In a position wave-numbers involving zero and one (together with the most unstable wave-number

)/2 with 2 = 3 . Parameters title= hpu.2013.0021 are 1 = 0.five, two = 0.15, 3 = -0.3, 1 = 1/2, 2 = 1/4, and = -1.45. There's a band of unstable wave-numbers with p (0, computer ), with pc 1.Fig. 19 The emergence of a turbulent phase state in a phase oscillator continuum model. The parameters are these as in Fig. 18 with = 0 for which = 0.63, = 5.16 and = 0.096. The physical domain size is 27 and we've utilised a numerical mesh of 212 points with Matlab ode45 to evolve Eq. (43) with convolutions computed making use of speedy Fourier transforms. As an order parameter describing the system we have chosen | |, where = ( 1 W1 + two W2 ) z + three W3 z7 Heteroclinic AttractorsIn addition to dynamically very simple periodic attractors with varying degrees of clustering, the emergent dynamics of coupled phase oscillator systems for example (32) is often remarkably complicated even in the case of global coupling and similar effects can appear inside a wide array of coupled systems. Inside the case of globally coupled phase oscillators, the dynamical complexity depends only on the phase interaction title= j.toxlet.2015.11.022 function H and the number of oscillators N . Chaotic dynamics [243] can appear in four or more globally coupled phase oscillators for phase interaction functions of adequate complexity. We focus now on attractors that happen to be robust and apparently prevalent in numerous such systems: robust heteroclinic attractors.
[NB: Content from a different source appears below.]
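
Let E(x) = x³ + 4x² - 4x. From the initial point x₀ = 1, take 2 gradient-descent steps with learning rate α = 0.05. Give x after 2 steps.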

Within a neuroscience context such attractors have already been investigated under numerous associated names, including slow switching [231, 244?46] exactly where the system evolves towards an attractor that displays slow switching amongst cluster states exactly where theJournal of Mathematical Neuroscience (2016) 6:Web page 61 ofFig. 20 Schematic diagram showing a trajectory x(t) (solid line) approaching element of a robust heteroclinic network in phase space (bold dashed lines). The nodes xi represent equilibria or periodic orbits of saddle type as well as the invariant Ssity of hemodynamic help, as well as the surgical access (Fig. 1) [18. In case] subspaces Pi are forced to exist by model assum.